Non-GAAP net income and non-GAAP diluted EPS are non-GAAP unaudited terms. We define non-GAAP net income, exclusive of amortization of trademarks, stock-based compensation, non-cash interest and finance expense from discounted debt related to acquired assets, loss on extinguishment of debt, and deferred tax provision. Non-GAAP net income and non-GAAP diluted EPS measures do not include the tax effect of the aforementioned adjusting items, due to the nature of these items and the Company’s tax strategy.

Adjusted EBITDA is a non-GAAP unaudited measure, which we define as net income before stock-based compensation, interest and finance expense, loss on extinguishment of debt, income taxes, other state and local franchise taxes, and depreciation and amortization.

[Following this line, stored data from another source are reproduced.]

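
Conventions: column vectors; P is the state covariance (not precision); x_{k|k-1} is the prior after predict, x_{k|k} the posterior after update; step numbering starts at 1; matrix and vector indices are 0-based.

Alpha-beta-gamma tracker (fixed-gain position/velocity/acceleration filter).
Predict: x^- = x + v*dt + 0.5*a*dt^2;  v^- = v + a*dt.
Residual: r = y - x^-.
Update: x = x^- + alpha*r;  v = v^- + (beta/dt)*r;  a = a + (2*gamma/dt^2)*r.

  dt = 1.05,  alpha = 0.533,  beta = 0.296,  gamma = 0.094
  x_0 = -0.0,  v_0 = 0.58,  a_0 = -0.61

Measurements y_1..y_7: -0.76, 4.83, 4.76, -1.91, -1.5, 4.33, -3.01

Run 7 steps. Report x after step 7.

step 1: x_pred=0.2727  r=-1.0327  x^+=-0.2777  v^+=-0.3516  a^+=-0.7861
step 2: x_pred=-1.0803  r=5.9103  x^+=2.0699  v^+=0.4891  a^+=0.2217
step 3: x_pred=2.7057  r=2.0543  x^+=3.8006  v^+=1.3010  a^+=0.5720
step 4: x_pred=5.4820  r=-7.3920  x^+=1.5421  v^+=-0.1822  a^+=-0.6885
step 5: x_pred=0.9713  r=-2.4713  x^+=-0.3459  v^+=-1.6017  a^+=-1.1099
step 6: x_pred=-2.6396  r=6.9696  x^+=1.0752  v^+=-0.8024  a^+=0.0786
step 7: x_pred=0.2761  r=-3.2861  x^+=-1.4754  v^+=-1.6462  a^+=-0.4818

x_post = -1.4754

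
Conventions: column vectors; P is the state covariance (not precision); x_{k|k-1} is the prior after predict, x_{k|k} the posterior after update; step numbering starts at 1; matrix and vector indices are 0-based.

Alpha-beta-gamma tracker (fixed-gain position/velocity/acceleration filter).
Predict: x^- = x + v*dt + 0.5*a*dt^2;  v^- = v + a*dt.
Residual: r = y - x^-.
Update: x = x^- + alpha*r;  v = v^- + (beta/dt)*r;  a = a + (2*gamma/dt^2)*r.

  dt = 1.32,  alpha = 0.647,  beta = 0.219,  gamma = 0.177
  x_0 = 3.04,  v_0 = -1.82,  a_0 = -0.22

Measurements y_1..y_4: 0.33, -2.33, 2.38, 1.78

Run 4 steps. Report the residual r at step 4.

step 1: x_pred=0.4459  r=-0.1159  x^+=0.3709  v^+=-2.1296  a^+=-0.2436
step 2: x_pred=-2.6524  r=0.3224  x^+=-2.4438  v^+=-2.3976  a^+=-0.1781
step 3: x_pred=-5.7638  r=8.1438  x^+=-0.4948  v^+=-1.2815  a^+=1.4765
step 4: x_pred=-0.9001  r=2.6801  x^+=0.8339  v^+=1.1121  a^+=2.0210

resid = 2.6801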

Management uses non-GAAP net income, non-GAAP diluted EPS, and Adjusted EBITDA as measures of operating performance to assist in comparing performance from period to period on a consistent basis and to identify business trends relating to our results of operations. Management believes non-GAAP net income, non-GAAP diluted EPS, and Adjusted EBITDA are also useful because they provide supplemental information to assist investors in evaluating our financial results. Non-GAAP net income, non-GAAP diluted EPS, and Adjusted EBITDA should not be considered in isolation or as alternatives to net income, earnings per share, or any other measure of financial performance calculated and presented in accordance with GAAP. Given that non-GAAP net income, non-GAAP diluted EPS, and Adjusted EBITDA are financial measures not deemed to be in accordance with GAAP and are susceptible to varying calculations, our non-GAAP net income, non-GAAP diluted EPS, and Adjusted EBITDA may not be comparable to similarly titled measures of other companies, including companies in our industry, because other companies may calculate non-GAAP net income, non-GAAP diluted EPS, and Adjusted EBITDA in a different manner than we calculate these measures. In evaluating non-GAAP net income, non-GAAP diluted EPS, and Adjusted EBITDA, you should be aware that in the future we may or may not incur expenses similar to some of the adjustments in this document. Our presentation of non-GAAP net income, non-GAAP diluted EPS, and Adjusted EBITDA does not imply that our future results will be unaffected by these expenses or any unusual or non-recurring items. When evaluating our performance, you should consider non-GAAP net income, non-GAAP diluted EPS, and Adjusted EBITDA alongside other financial performance measures, including our net income and other GAAP results, and not rely on any single financial measure.